After my first foray into ebikes following my Orbea gain purchase I’ve started to research my next potential steed!.

The Orbea is everything I could have wished for and more and so far performing faultlessly. Having tweaked the “engine levels” a little I’m getting slightly better than 1 mile per 1% of battery. However I see it as more of a Summer bike for day rides and with its lightweight construction and on bike charging not suitable for touring and or Winter use.

To that end I’m looking at the Cannondale Neo eq, with lights and guards etc and wondering if anyone on the forums has experience of the bike.
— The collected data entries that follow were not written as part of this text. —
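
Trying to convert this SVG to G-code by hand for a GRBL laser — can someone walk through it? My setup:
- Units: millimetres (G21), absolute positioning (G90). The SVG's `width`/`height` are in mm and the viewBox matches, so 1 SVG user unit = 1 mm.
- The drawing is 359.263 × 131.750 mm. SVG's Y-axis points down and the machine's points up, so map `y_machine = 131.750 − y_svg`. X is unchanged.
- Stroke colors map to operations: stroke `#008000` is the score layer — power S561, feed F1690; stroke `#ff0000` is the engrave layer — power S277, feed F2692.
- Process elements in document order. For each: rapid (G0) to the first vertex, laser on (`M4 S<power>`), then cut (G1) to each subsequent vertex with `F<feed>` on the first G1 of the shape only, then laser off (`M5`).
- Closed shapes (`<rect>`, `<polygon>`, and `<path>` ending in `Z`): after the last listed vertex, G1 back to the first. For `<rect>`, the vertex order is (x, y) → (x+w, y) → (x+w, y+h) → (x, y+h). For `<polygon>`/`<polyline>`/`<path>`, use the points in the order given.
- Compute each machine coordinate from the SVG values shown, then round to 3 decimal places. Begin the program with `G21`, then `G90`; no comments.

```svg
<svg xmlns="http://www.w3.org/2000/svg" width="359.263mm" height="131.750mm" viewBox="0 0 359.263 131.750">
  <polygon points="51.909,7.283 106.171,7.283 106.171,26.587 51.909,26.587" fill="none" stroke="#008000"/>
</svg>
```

G21
G90
G0 X51.909 Y124.467
M4 S561
G1 X106.171 Y124.467 F1690
G1 X106.171 Y105.163
G1 X51.909 Y105.163
G1 X51.909 Y124.467
M5

viewBox `0 0 359.263 131.750` with mm width/height → 1 unit = 1 mm. Flip: y_m = 131.750 − y_svg.

**Shape 1** — `<polygon>` rectangle, stroke `#008000` → score (S561, F1690). Machine vertices: (51.909,124.467) → (106.171,124.467) → (106.171,105.163) → (51.909,105.163) → (51.909,124.467). Closed: final G1 returns to the first vertex.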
Google and YouTube hasn’t thrown up much and would prefer to hear from the horses mouth as they say.


----------



## Pale Rider (5 Jan 2020)

Do you mean you are getting best part of 100 miles out of the Orbea?

If so, you are doing very well.

The Cannondale has what we could call a 'full assistance' Bosch Active Line Plus motor, and a chunky 500wh battery.

Many owners might do well to get about 50 miles out of it - more power equals more battery drain.

You will do better if you are relatively light and can manage to cycle on the lowest Eco setting.

The motor is also the latest no resistance one, so is a better prospect for cycling unassisted.

But it is several kilos heavier than your Orbea.

A test ride would be instructive, but you would really need to have the bike for a long weekend to be certain it will do what you want it to.

https://www.sigmasports.com/item/Cannondale/Synapse-Neo-EQ-Disc-E-Road-Bike-2020/MXTN


----------



## Captain Sensible (5 Jan 2020)

My LBS is in the process of getting a Neo, albeit not the eq version ready, available as a demo bike. Hopefully available soon for test ride.

Re the Orbea to be fair no major hill climbing as yet and I’ve taken down level 1 to between 60-70% hence the range so far I guess.


----------